The identifier given to the target document needs to match that given in the collection manifest:

  level: brochure
  title: Brochure/Brochure
    - fileref: si-brochure-fr.xml
      identifier: si-brochure-fr
    - fileref: si-brochure-en.xml
      identifier: si-brochure-en

Indirect cross-references

In some documents, anchors (targets for cross-references) are inserted in various files in the collection, and we do not necessarily know at the time of authoring which files those anchors will end up in. A good example of that is computer-generated documentation of schemas: schema documentation is organised by entity, and the documentation of one entity can cross-reference attributes in a different entity. But at the time of authoring, we may not know which document the target entity will appear in, so we cannot supply a bibliographic entity naming that document.

To deal with that circumstance, Metanorma implements a special class of cross-references, which are namespaced and which use containers:

  • The namespace is provided to deal with the fact that such anchors can have different provenance, and they may have particular rendering requirements. (So if we are documenting two different schemas, we may want to differentiate their references, and render them differently.)

  • The container relies on the fact that such anchors can be grouped together in a target document, under a clause. (For example, a schema instance.) For efficient processing, we treat each of those container clauses as a single bibliographic reference, and use the identifier of that clause as the bibliographic anchor. We also assign the container clause the namespace as a type, again for efficiency and to enforce consistent rendering. This is mandatory.
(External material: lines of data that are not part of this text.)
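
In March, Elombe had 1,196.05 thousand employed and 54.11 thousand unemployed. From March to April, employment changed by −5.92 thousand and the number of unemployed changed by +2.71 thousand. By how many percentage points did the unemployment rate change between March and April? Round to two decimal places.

March: labor force = 1,196.05 + 54.11 = 1,250.16; u = 54.11/1,250.16 = 4.33%.
April: labor force = 1,190.13 + 56.82 = 1,246.95; u = 56.82/1,246.95 = 4.56%.
Change = 4.56% − 4.33% = +0.23 pp.

The unemployment rate changed by +0.23 percentage points.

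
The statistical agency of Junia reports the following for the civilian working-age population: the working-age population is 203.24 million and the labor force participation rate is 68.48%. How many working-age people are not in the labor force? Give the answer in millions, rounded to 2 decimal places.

About 64.06 million are not in the labor force.

Share not in the labor force = 1 − 0.6848 = 0.3152.
Not in labor force = 0.3152 × 203.24 ≈ 64.06 million.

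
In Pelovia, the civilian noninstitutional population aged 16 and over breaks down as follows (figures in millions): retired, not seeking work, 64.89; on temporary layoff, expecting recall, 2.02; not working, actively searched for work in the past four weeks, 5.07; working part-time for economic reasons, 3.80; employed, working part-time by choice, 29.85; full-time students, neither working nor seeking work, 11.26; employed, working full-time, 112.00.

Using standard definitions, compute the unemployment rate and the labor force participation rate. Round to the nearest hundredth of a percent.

Unemployment rate ≈ 4.64%; labor force participation rate ≈ 66.73%.

Employed = 3.80 + 29.85 + 112.00 = 145.65 million (anyone who worked, including part-time for economic reasons, counts as employed).
Unemployed = 2.02 + 5.07 = 7.09 million (jobless and actively searching, or on temporary layoff).
Labor force = 145.65 + 7.09 = 152.74 million.
Not in labor force = 64.89 + 11.26 = 76.15 million (those not working and not actively searching are outside the labor force).
Civilian working-age population = 152.74 + 76.15 = 228.89 million.
Unemployment rate = 7.09 / 152.74 = 4.64%.
Labor force participation rate = 152.74 / 228.89 = 66.73%.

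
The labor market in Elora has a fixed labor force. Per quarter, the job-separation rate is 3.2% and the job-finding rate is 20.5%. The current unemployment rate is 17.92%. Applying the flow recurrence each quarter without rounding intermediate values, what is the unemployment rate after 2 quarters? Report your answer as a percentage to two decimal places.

With a fixed labor force, u_{t+1} = u_t + s·(1−u_t) − f·u_t = u_t·(1−s−f) + s.
Here 1−s−f = 0.763 and s = 0.032.
u_1 = 0.179200 × 0.763 + 0.032 = 0.168730.
u_2 = 0.168730 × 0.763 + 0.032 = 0.160741.

Unemployment rate after two quarters ≈ 16.07%.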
  • The locality is the identifier of the particular component addressed within the container. It is an identifier in the target document, and will typically point to a subclause of the container clause.

  • The text is the text to be rendered for the cross-reference. If not provided, Metanorma will provide a clause reference for the target.

To give a worked example:

We are generating documentation for a set of schemas in the EXPRESS language as a Metanorma collection. We wish to point to the identifier basic_attribute_schema.id_attribute.identified_item from our source document. We do not know (or care) what document that identifier will turn up in: we will have collection processing deal with that.

basic_attribute_schema.id_attribute.identified_item is an identifier within the basic schema, and we are grouping the definitions of the basic schema together, under a single clause in the target document.

The target document will thus contain a container clause with identifier basic, containing all those definitions, including basic_attribute_schema.id_attribute.identified_item. The container clause is made to be of type express (because its content comes from that language, and we want to follow the conventions of that language in any processing).

=== Basic Schema


===== Identified Item

The cross-reference to that identifier, from either the same document or a different document in the same collection, is:

<<express:basic:basic_attribute_schema.id_attribute.identified_item,Identified Item>>

We do not need to indicate which document basic_attribute_schema.id_attribute.identified_item is in, unlike for direct cross-references. Because of the namespacing, we know that we are looking for the identifier basic_attribute_schema.id_attribute.identified_item inside a clause with id basic and type express: that narrows down our search while generating the collection. The basic collection identifier is actually optional; but if you don’t provide it, you will need to put [type=express] on any cross-reference target, and collection processing will be more expensive.